Type of Cancer: Anaplastic Ependymoma
Diagnosed: Age 2
By: Ian (Colin's Dad)
— Categories: Brain Pediatric
Ian gave these remarks to the CERN members as well as patients and caregivers at St. Jude Children’s Research Hospital, who gathered to raise awareness of this rare form of brain cancer and to collaborate on finding a cure at the 2013 Ependymoma Awareness Day butterfly release.
Brain tumors cause a complex cascade of issues that strain the limits of our understanding of the human body and effective treatments. When our son Colin was diagnosed with anaplastic ependymoma at age two, we did not know what to do. As parents, my wife and I were faced not just with the question of how to keep the cancer from progressing but dealing with an array of challenges created by the tumor itself and surgery.
In the face of that uncertainty, we placed ourselves in the hands of Dr. Amar Gajjar at St. Jude Children’s Research Hospital. As the head of Neuro-Oncology and an expert on ependymoma, he understood key elements about tackling the disease and providing the best care for our son. Perhaps the most important lesson and the critical starting point for our journey: patience.
Ependymoma requires the patience to assume a multi-disciplinary approach and peel back the layers of a very complicated array of medical issues. Ultimately, the keys to unlocking the disease and providing more effective and less damaging cures will also come through the patient analysis of its many variations and a concentrated focus on identifying the commonalities and differences.

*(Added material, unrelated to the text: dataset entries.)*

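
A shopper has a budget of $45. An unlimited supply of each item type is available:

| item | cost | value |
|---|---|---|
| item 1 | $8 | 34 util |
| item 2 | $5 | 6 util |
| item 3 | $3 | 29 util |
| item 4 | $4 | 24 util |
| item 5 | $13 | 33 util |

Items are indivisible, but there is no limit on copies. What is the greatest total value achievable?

Best value-per-unit is item 3 at 29/3, and filling with it alone uses cost 15×3=45. No mix of the others beats 15×29 = 435.

435 util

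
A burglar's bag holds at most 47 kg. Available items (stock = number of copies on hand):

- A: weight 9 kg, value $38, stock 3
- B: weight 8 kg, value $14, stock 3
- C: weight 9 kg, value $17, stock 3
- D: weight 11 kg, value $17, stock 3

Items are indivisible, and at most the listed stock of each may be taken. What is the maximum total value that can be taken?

$148

Best selections within weight 47 and stock limits:
- 3×A + 2×C: weight 45, value 148
- 3×A + 1×C + 1×D: weight 47, value 148
Best: $148.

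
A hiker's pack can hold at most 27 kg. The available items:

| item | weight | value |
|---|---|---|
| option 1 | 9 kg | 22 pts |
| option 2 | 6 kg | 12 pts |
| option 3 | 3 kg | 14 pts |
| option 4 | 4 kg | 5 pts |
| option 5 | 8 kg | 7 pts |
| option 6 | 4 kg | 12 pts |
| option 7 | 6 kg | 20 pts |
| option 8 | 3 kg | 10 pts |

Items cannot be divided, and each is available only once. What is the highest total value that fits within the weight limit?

78 pts

This is a 0/1 knapsack; check combinations near the capacity.
- option 1+option 3+option 6+option 7+option 8: weight 9+3+4+6+3=25, value 22+14+12+20+10=78
- option 1+option 2+option 3+option 7+option 8: weight 9+6+3+6+3=27, value 22+12+14+20+10=78
- option 1+option 3+option 4+option 6+option 7: weight 9+3+4+4+6=26, value 22+14+5+12+20=73
- option 2+option 3+option 4+option 6+option 7+option 8: weight 6+3+4+4+6+3=26, value 12+14+5+12+20+10=73
Best: 78 pts.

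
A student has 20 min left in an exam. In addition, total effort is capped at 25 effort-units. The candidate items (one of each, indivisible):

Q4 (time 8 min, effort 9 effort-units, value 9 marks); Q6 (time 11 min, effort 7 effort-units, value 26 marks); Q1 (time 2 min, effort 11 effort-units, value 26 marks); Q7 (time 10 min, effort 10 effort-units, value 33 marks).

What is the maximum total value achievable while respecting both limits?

Feasible sets respecting both limits:
- Q1+Q7: time 12, effort 21, value 59
- Q6+Q1: time 13, effort 18, value 52
- Q4+Q7: time 18, effort 19, value 42
- Q4+Q6: time 19, effort 16, value 35
Best: 59 marks.

59 marks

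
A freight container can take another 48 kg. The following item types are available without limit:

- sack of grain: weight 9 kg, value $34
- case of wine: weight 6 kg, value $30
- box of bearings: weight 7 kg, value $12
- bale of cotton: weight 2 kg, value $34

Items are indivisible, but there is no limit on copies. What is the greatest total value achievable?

$816

Best value-per-unit is bale of cotton at 34/2, and filling with it alone uses weight 24×2=48. No mix of the others beats 24×34 = 816.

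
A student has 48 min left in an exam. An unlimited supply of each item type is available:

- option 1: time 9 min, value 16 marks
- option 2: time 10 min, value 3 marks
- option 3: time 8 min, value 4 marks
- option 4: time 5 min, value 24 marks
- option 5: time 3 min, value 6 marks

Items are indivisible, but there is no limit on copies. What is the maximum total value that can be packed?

Best value-per-unit is option 4 at 24/5; filling with it alone gives 9×24 = 216.
Optimal mix: 9×option 4 + 1×option 5 → time 48, value 222.

222 marks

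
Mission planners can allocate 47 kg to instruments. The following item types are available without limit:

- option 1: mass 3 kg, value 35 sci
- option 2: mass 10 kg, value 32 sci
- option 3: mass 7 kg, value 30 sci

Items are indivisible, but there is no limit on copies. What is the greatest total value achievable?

525 sci

Best value-per-unit is option 1 at 35/3, and filling with it alone uses mass 15×3=45. No mix of the others beats 15×35 = 525.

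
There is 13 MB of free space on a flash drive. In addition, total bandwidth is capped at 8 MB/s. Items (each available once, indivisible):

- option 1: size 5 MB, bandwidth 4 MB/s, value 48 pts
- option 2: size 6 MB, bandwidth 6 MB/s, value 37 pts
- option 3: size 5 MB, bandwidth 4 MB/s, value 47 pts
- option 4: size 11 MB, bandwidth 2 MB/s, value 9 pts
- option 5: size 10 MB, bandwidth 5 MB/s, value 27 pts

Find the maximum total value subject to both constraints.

95 pts

Feasible sets respecting both limits:
- option 1+option 3: size 10, bandwidth 8, value 95
- option 1: size 5, bandwidth 4, value 48
- option 3: size 5, bandwidth 4, value 47
Best: 95 pts.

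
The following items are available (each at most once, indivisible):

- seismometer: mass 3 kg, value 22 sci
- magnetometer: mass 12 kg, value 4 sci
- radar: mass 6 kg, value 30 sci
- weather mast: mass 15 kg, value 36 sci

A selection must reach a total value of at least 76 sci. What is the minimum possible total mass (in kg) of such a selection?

24

Subsets with value ≥ 76, sorted by total mass:
- seismometer+radar+weather mast: mass 24, value 88
- seismometer+magnetometer+radar+weather mast: mass 36, value 92
Minimum mass: 24 kg.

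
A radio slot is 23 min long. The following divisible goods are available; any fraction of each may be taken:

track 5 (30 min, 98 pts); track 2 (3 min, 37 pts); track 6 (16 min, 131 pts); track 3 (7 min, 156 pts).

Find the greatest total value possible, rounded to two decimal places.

299.44

Take in order of value per unit:
- track 3 (156/7 per unit): all 7 → value 156, running total 156.00
- track 2 (37/3 per unit): all 3 → value 37, running total 193.00
- track 6 (131/16 per unit): 13 of 16 → value 13×131/16 = 106.4375, running total 299.44
Total 299.44.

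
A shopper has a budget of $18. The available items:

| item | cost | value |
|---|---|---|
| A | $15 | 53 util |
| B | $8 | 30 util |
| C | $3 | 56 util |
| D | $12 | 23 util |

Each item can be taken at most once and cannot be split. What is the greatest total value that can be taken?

109 util

Check high-value combinations within $18:
- A+C: cost 15+3=18, value 53+56=109
- B+C: cost 8+3=11, value 30+56=86
- C+D: cost 3+12=15, value 56+23=79
- C: cost 3, value 56
- A: cost 15, value 53
Best: 109 util.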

In Colin’s case, he went through two major brain surgeries to remove as much of the tumor as we could. What then? All of the data shows that children do the best when all of the tumor is gone and then we can give him radiation. On top of that, we had on our hands a child who had been robbed of his most basic faculties. Unable to sit up, speak or even swallow, he was trapped in a little body that had become distorted by medication and atrophy.
To many people’s eyes, Colin was a child who was beyond hope. It was difficult for us to envision his future; even if he survived the disease, what would his fate be? Fortunately, Dr. Gajjar knew to take a more patient approach, draw together the resources to support a child who was struggling to become himself, and tackle the disease.

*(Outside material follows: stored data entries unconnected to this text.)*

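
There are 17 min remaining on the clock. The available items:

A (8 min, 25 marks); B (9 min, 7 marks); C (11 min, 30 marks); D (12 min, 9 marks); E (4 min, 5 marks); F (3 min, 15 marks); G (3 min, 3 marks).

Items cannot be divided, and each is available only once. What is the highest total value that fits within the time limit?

48 marks

This is a 0/1 knapsack; check combinations near the capacity.
- C+F+G: time 11+3+3=17, value 30+15+3=48
- C+F: time 11+3=14, value 30+15=45
- A+E+F: time 8+4+3=15, value 25+5+15=45
- A+F+G: time 8+3+3=14, value 25+15+3=43
Best: 48 marks.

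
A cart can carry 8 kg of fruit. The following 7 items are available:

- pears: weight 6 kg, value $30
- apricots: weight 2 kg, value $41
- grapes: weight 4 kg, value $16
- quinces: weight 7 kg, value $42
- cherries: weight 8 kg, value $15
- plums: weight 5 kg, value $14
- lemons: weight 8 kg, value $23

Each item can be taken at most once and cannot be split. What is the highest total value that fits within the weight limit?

Check high-value combinations within 8 kg:
- pears+apricots: weight 6+2=8, value 30+41=71
- apricots+grapes: weight 2+4=6, value 41+16=57
- apricots+plums: weight 2+5=7, value 41+14=55
- quinces: weight 7, value 42
- apricots: weight 2, value 41
Best: $71.

$71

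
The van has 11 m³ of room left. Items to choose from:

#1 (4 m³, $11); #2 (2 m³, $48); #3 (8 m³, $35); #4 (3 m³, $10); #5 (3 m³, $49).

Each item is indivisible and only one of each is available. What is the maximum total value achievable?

Check high-value combinations within 11 m³:
- #1+#2+#5: volume 4+2+3=9, value 11+48+49=108
- #2+#4+#5: volume 2+3+3=8, value 48+10+49=107
- #2+#5: volume 2+3=5, value 48+49=97
Best: $108.

$108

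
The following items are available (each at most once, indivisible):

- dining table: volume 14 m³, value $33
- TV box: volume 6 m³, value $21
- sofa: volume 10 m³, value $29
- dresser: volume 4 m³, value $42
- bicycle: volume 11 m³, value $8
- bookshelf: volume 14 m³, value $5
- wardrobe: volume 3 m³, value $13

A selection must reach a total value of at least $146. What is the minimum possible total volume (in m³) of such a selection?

Subsets with value ≥ 146, sorted by total volume:
- dining table+TV box+sofa+dresser+bicycle+wardrobe: volume 48, value 146
- dining table+TV box+sofa+dresser+bicycle+bookshelf+wardrobe: volume 62, value 151
Minimum volume: 48 m³.

48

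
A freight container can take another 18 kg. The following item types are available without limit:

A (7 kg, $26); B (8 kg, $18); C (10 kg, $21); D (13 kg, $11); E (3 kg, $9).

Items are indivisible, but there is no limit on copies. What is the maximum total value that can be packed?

$61

Best value-per-unit is A at 26/7; filling with it alone gives 2×26 = 52.
Optimal mix: 2×A + 1×E → weight 17, value 61.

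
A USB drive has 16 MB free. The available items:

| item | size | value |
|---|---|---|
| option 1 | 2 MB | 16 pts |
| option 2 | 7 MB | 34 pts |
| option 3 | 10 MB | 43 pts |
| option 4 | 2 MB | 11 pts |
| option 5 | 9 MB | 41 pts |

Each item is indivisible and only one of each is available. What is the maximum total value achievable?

Check high-value combinations within 16 MB:
- option 2+option 5: size 7+9=16, value 34+41=75
- option 1+option 3+option 4: size 2+10+2=14, value 16+43+11=70
- option 1+option 4+option 5: size 2+2+9=13, value 16+11+41=68
Best: 75 pts.

75 pts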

I am happy to announce today that all of the patience has paid off. Here is a list of Colin’s firsts since completing treatment: a first day at the beach; a first day of kindergarten; first independent steps since that initial surgery; a first time skiing, swimming and simply being able to enjoy the most basic childhood pursuits. There are too many to list and many more to come.

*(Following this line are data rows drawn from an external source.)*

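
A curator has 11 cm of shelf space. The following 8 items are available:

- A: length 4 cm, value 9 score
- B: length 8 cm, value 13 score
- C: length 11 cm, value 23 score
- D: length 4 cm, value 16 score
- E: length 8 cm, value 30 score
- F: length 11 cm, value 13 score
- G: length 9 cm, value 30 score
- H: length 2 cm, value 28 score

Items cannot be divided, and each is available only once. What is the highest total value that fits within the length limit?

Check high-value combinations within 11 cm:
- E+H: length 8+2=10, value 30+28=58
- G+H: length 9+2=11, value 30+28=58
- A+D+H: length 4+4+2=10, value 9+16+28=53
- D+H: length 4+2=6, value 16+28=44
Best: 58 score.

58 score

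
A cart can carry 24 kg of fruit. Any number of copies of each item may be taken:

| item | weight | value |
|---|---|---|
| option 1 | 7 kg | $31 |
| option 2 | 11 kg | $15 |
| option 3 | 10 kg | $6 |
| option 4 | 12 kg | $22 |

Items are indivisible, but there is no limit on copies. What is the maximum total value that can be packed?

$93

Best value-per-unit is option 1 at 31/7, and filling with it alone uses weight 3×7=21. No mix of the others beats 3×31 = 93.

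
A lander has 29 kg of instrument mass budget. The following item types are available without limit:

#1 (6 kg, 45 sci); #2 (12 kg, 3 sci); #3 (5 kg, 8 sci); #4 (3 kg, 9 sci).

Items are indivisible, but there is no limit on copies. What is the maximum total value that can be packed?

Best value-per-unit is #1 at 45/6; filling with it alone gives 4×45 = 180.
Optimal mix: 4×#1 + 1×#4 → mass 27, value 189.

189 sci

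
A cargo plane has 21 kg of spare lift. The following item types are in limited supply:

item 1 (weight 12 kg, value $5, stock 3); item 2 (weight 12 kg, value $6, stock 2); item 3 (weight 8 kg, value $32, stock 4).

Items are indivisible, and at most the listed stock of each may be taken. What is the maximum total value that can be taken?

$64

Best selections within weight 21 and stock limits:
- 2×item 3: weight 16, value 64
- 1×item 2 + 1×item 3: weight 20, value 38
- 1×item 1 + 1×item 3: weight 20, value 37
- 1×item 3: weight 8, value 32
Best: $64.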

The child who was once trapped within his own skin is truly living in it and we owe a tremendous debt to the many researchers, clinicians, and medical teams that have made today possible and give hope to other families who find themselves in our shoes. Ependymoma is persistent, but with the patience and dedication that we have already seen, I know that CERN will be successful in giving a better chance to the next patients who come face-to-face with ependymoma.